Okay, let’s start with tradition.
Historically, for some reason, all forms of Mother’s Day celebrations (some of which are not as we know it) always landed on the season when flowers flourished everywhere.
The first known celebrations were done by the Ancient Greeks (surprise, surprise) to honour the divine mother goddess, Rhea, every spring. Celebrations would start at dawn with an abundance of flowers, wine, and honey cakes. This was followed by Roman celebrations to honour Cybele, the mother goddess, which were done in true Roman form, indulging in glorious feasts, one after the other. (Thank you, Ancient Greeks, for introducing the world to flowers and breakfast in bed and to the Romans for the big festive meals – Love, Mom)
Fast forward to AD and the celebrations turned towards a day of devotion to Mary, the Mother of Christ. This was celebrated, also in the spring, one day during the Lenten season, wherein people would bring flower offerings to church. Quite naturally, this turned into a day of celebration honouring ordinary mothers, those who work and toil and care for their families day-to-day.
Around the 1600s, in the UK, the holiday was finally named as Mothering Sunday. Hardworking folk were allowed to leave work to go home to visit their mothers and along the way, they would pick flowers from the fields and tie them together to give to their mums as a gift. Homecoming, cakes, and special meals marked the day as all mothers were happy to have the whole family together.
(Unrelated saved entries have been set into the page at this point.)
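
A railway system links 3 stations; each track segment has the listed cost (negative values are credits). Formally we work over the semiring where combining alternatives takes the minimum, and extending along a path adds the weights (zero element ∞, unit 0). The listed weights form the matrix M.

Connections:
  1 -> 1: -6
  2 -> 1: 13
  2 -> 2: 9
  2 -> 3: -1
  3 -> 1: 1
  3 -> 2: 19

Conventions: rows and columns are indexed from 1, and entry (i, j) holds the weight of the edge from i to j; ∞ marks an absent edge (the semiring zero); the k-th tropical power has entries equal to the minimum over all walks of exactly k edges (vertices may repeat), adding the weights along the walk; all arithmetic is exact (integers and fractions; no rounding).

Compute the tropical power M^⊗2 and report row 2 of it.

M^⊗2:
  [-12, ∞, ∞]
  [0, 18, 8]
  [-5, 28, 18]
Answer: row 2 of M^⊗2 = [0, 18, 8]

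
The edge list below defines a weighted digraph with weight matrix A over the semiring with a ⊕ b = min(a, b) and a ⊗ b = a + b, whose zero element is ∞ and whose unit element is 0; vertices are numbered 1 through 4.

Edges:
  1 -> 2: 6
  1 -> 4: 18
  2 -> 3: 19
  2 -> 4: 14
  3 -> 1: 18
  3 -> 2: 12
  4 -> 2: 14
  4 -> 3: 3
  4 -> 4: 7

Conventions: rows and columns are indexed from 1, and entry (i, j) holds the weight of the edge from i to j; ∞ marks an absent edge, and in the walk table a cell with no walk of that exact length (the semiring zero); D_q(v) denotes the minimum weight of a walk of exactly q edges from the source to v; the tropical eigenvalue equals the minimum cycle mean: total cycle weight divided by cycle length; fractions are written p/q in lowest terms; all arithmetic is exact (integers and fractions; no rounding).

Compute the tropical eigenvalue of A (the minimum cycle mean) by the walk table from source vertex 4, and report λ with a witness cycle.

q=0: [∞, ∞, ∞, 0]
q=1: [∞, 14, 3, 7]
q=2: [21, 15, 10, 14]
q=3: [28, 22, 17, 21]
q=4: [35, 29, 24, 28]
Optimal cycle mean attained by: cycle 4->4, total 7, length 1.
Answer: λ = 7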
Cross over to the American continent and that is where Mother’s Day, as it is more popularly known today, was established. It started off in the late 1800s as Mother’s Friendship Day, an attempt to heal a nation that was torn by civil war. This movement then inspired the Mother’s Day for Peace as an appeal to womanhood to rise against the war. A strong campaign followed in the 1900s by the daughter of the woman who started Mother’s Friendship Day and a Presidential proclamation finally made it an official day in America. White flowers were distributed to the women as a symbol of love, honour, and peace.
This is, of course, a background to the western celebration which has been popularised the world over. If you were to read further, there are many more celebrations honouring goddesses, mother gods, and real moms in many different religions and cultures worldwide. And for some reason, flowers always play an important part, whether it is meant for decoration, to make the surroundings more festive, or to give as a symbolic gift.
All over the world, you will find many different reasons for giving flowers. They are tradition. It’s the season for flowers. They are a symbol of peace. They are fragrant. They are festive. They are gorgeous. They represent love. And you can’t deny, they just make the world a little more beautiful.
So give the mothers in your life some flowers. We all have one .. or two; a mother, a foster mom, a stepmother, a carer, a yaya, a grandmother, an auntie, an older sister… Flowers bring happiness. And it’s always fun to receive some – even if some don’t want to admit it.